Grayson gritted his teeth at the unexpected interruption. People in town knew by now not to drop by without letting him know ahead of time. Only once in a blue moon would a delivery truck come by with a package from New York.
He put down his hammer and turned to deal with whoever had come uninvited, although he didn’t recognize the car. The sun was shining on the windshield so he couldn’t see the driver’s face, but through the open driver’s side window he saw a lock of long, dark hair blow out.
A woman? What was a woman doing at his farm?
Damn it, this was the last thing he wanted to deal with—some tourist who must have gotten lost on the way to the only bed and breakfast in town and was coming to get directions.
His chickens weren’t used to being out around cars and the stranger was coming up the long dirt drive so fast that one of his prize Buff Orpington hens squawked and opened her wings to get away from the vehicle. Unfortunately, the chicken was nearly fileted under the spinning tires when the driver swerved to the left to avoid hitting her...and then crashed her car into one of his brand-new fence posts.
Chapter Two
The door flew open and the driver got out. “Oh my God, I’m so sorry! That chicken came out of nowhere. I’ll fix your fence.”
Grayson heard what she said, but couldn’t manage a response. Not when he couldn’t believe his eyes.

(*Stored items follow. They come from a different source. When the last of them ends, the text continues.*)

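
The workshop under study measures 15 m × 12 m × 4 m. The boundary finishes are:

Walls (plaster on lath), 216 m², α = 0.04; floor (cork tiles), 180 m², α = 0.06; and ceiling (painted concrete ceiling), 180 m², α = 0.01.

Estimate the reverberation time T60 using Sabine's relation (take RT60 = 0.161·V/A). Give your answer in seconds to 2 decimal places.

Summing Sᵢαᵢ: 8.640 + 10.800 + 1.800 → A = 21.240 sabins.
Room volume: 720 m³.
Sabine: RT60 = 0.161 × 720 / 21.240 = 5.46 s.

5.46 sec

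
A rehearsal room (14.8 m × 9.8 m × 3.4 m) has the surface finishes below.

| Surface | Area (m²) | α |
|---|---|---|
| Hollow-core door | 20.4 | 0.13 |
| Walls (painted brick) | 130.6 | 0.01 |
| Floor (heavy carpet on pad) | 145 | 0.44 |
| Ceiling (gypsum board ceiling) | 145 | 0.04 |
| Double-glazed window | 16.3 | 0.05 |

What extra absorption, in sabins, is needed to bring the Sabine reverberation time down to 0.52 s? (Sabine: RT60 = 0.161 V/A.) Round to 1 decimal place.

78.3 sabins

Summing Sᵢαᵢ: 2.652 + 1.306 + 63.800 + 5.800 + 0.815 → A₁ = 74.373 sabins.
Target A₂ = 0.161·493.136/0.52 = 152.682 sabins (V = 493.136 m³).
Shortfall: 152.682 − 74.373 = 78.3 sabins.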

He’d never seen a woman this beautiful in all his life. Long, dark hair spilled down over her nearly bare shoulders to her waist, and her big eyes, high cheekbones, and full, red mouth were every man’s wet dream. She was wearing something tight and soft looking and in the sunlight it was almost as if she were naked with every one of her spectacular curves on display.

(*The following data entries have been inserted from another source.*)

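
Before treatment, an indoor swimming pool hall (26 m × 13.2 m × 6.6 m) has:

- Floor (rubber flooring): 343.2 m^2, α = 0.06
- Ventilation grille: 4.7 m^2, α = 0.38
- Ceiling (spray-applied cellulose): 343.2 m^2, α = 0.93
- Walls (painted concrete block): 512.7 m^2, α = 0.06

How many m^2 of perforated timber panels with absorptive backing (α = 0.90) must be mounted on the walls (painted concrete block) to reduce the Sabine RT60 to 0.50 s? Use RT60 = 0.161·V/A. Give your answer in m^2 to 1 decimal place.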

And those legs...even though she wasn’t particularly tall they went on forever, ending in spike heels that had no place whatsoever on a farm.
Shit. What the hell was wrong with him? Even if it had been a while since he’d taken a woman to bed, he’d never had any problems controlling his reaction to one.
“Who are you?”
She blinked up at him and simply stared for a few moments, before her gorgeous lips finally curved up into a smile.

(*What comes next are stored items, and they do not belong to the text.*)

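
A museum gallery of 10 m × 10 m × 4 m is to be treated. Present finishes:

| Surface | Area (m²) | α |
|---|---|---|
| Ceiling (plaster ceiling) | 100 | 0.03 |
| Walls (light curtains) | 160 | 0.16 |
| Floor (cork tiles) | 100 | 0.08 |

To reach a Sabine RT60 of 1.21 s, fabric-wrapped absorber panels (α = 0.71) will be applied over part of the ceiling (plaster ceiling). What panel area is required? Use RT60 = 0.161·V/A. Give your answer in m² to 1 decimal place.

Equivalent absorption area: A₁ = 100×0.03 + 160×0.16 + 100×0.08 = 36.600 m².
V = 400 m³. Target absorption A₂ = 0.161 × 400 / 1.21 = 53.223 sabins.
ΔA needed = 53.223 − 36.600 = 16.623 sabins.
Each m² of panel replacing the ceiling (plaster ceiling) adds (0.71 − 0.03) = 0.68 sabins.
Panel area = 16.623 / 0.68 = 24.4 m².

24.4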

Grayson silently instructed his heart to keep beating, his chest to keep pumping air. He just needed to survive the next few minutes, send her on her way, and then his life could go back to the way it needed to be.
Quiet.
Simple.
Completely devoid of gorgeous women with smiles that knocked him flat.
She was clutching a piece of paper in her hand and she uncrumpled it before answering, “The new farmhand, I hope.”
Another man might have laughed at her ridiculous statement.
He didn’t.
“Who put you up to this?”
She frowned. “No one.” She took a step toward him and he nearly took a step backward in response to all those luscious curves coming nearer. “I’m here to apply for the job.” She smiled again. “My name is Lori. Lori Sullivan.”
Was she really serious? He schooled himself to forget how pretty she was as he studied her earnest expression.
Crap. It looked like she was. Which meant that instead of only wasting five minutes of his day, it was likely going to take him a good half hour to get her out of here.
“Is Grayson around somewhere?” She looked around him for someone else.
“I’m Grayson.”
Her eyes widened. “Why aren’t you older?”
He had no idea how to respond to that. Not, of course, that he’d had much of an idea how to respond to any of the conversation he’d had thus far with the stunning woman who had blown into his life without even the slightest hint of warning.